Si è aperta la porta, è entrato in quel salottino di Santa Marta dove ci avevano fatti accomodare. Da solo, senza tanti convenevoli, sorridente, e con quell’andatura ciondolante a causa dell’artrosi che lo rendeva ancora più umano, fratello e vicino. «Come state?». Papa Francesco mi ha abbracciato, poi ha allungato la mano verso quella di Simona e ha intuito immediatamente che quelle braccia non si sarebbero mosse a causa della sclerosi multipla. Si è seduto di fronte a noi e ha ascoltato. Mezz’ora di lacrime e sorrisi; racconti di vite che si intrecciano e arrancano guardando oltre le difficoltà del quotidiano. «Io non credo — aveva premesso Simona — ma ovunque nel mondo durante i miei viaggi in carrozzina ho incontrato persone che mi hanno assicurato le proprie preghiere». «Pregate per me» è stata la raccomandazione finale di Bergoglio mentre ci accompagnava verso l’uscita.

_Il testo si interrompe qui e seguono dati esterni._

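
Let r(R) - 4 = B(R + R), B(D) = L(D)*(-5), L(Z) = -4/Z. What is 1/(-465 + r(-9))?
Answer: -9/4159 ≈ -0.0021640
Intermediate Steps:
B(D) = 20/D (B(D) = -4/D*(-5) = 20/D)
r(R) = 4 + 10/R (r(R) = 4 + 20/(R + R) = 4 + 20/((2*R)) = 4 + 20*(1/(2*R)) = 4 + 10/R)
1/(-465 + r(-9)) = 1/(-465 + (4 + 10/(-9))) = 1/(-465 + (4 + 10*(-⅑))) = 1/(-465 + (4 - 10/9)) = 1/(-465 + 26/9) = 1/(-4159/9) = -9/4159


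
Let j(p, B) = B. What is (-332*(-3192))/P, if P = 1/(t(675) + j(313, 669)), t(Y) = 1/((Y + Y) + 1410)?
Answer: 81531448796/115 ≈ 7.0897e+8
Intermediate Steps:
t(Y) = 1/(1410 + 2*Y) (t(Y) = 1/(2*Y + 1410) = 1/(1410 + 2*Y))
P = 2760/1846441 (P = 1/(1/(2*(705 + 675)) + 669) = 1/((½)/1380 + 669) = 1/((½)*(1/1380) + 669) = 1/(1/2760 + 669) = 1/(1846441/2760) = 2760/1846441 ≈ 0.0014948)
(-332*(-3192))/P = (-332*(-3192))/(2760/1846441) = 1059744*(1846441/2760) = 81531448796/115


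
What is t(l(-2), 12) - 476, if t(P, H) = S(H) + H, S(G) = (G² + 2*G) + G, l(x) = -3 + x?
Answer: -284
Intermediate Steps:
S(G) = G² + 3*G
t(P, H) = H + H*(3 + H) (t(P, H) = H*(3 + H) + H = H + H*(3 + H))
t(l(-2), 12) - 476 = 12*(4 + 12) - 476 = 12*16 - 476 = 192 - 476 = -284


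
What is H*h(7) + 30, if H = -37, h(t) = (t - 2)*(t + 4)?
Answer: -2005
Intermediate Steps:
h(t) = (-2 + t)*(4 + t)
H*h(7) + 30 = -37*(-8 + 7² + 2*7) + 30 = -37*(-8 + 49 + 14) + 30 = -37*55 + 30 = -2035 + 30 = -2005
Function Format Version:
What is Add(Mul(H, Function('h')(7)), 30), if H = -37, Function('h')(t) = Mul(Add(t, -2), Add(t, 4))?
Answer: -2005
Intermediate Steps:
Function('h')(t) = Mul(Add(-2, t), Add(4, t))
Add(Mul(H, Function('h')(7)), 30) = Add(Mul(-37, Add(-8, Pow(7, 2), Mul(2, 7))), 30) = Add(Mul(-37, Add(-8, 49, 14)), 30) = Add(Mul(-37, 55), 30) = Add(-2035, 30) = -2005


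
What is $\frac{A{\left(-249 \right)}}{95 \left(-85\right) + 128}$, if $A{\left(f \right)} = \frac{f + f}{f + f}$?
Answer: $- \frac{1}{7947} \approx -0.00012583$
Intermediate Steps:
$A{\left(f \right)} = 1$ ($A{\left(f \right)} = \frac{2 f}{2 f} = 2 f \frac{1}{2 f} = 1$)
$\frac{A{\left(-249 \right)}}{95 \left(-85\right) + 128} = 1 \frac{1}{95 \left(-85\right) + 128} = 1 \frac{1}{-8075 + 128} = 1 \frac{1}{-7947} = 1 \left(- \frac{1}{7947}\right) = - \frac{1}{7947}$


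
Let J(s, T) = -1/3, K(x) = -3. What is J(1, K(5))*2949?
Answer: -983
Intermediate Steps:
J(s, T) = -1/3 (J(s, T) = -1*1/3 = -1/3)
J(1, K(5))*2949 = -1/3*2949 = -983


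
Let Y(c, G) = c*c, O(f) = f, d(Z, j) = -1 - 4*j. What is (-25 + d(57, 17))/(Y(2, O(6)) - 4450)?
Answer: 47/2223 ≈ 0.021143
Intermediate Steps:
Y(c, G) = c**2
(-25 + d(57, 17))/(Y(2, O(6)) - 4450) = (-25 + (-1 - 4*17))/(2**2 - 4450) = (-25 + (-1 - 68))/(4 - 4450) = (-25 - 69)/(-4446) = -94*(-1/4446) = 47/2223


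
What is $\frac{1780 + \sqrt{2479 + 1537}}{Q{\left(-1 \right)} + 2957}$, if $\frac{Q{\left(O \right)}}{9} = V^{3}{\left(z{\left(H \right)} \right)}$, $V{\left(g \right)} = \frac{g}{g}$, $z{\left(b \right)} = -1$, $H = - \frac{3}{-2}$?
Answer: $\frac{890}{1483} + \frac{2 \sqrt{251}}{1483} \approx 0.6215$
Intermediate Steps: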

Da qualche anno Simona ed io incontriamo gli studenti di scuole e università lungo la Penisola per parlare di disabilità e carcere, di diritti, pregiudizi e speranza nel futuro. In un certo senso è la nostra preghiera laica, per non spezzare la catena del bene e dare un senso alla sofferenza.

*Ex detenuto, vicedirettore
della rivista «Voci di dentro»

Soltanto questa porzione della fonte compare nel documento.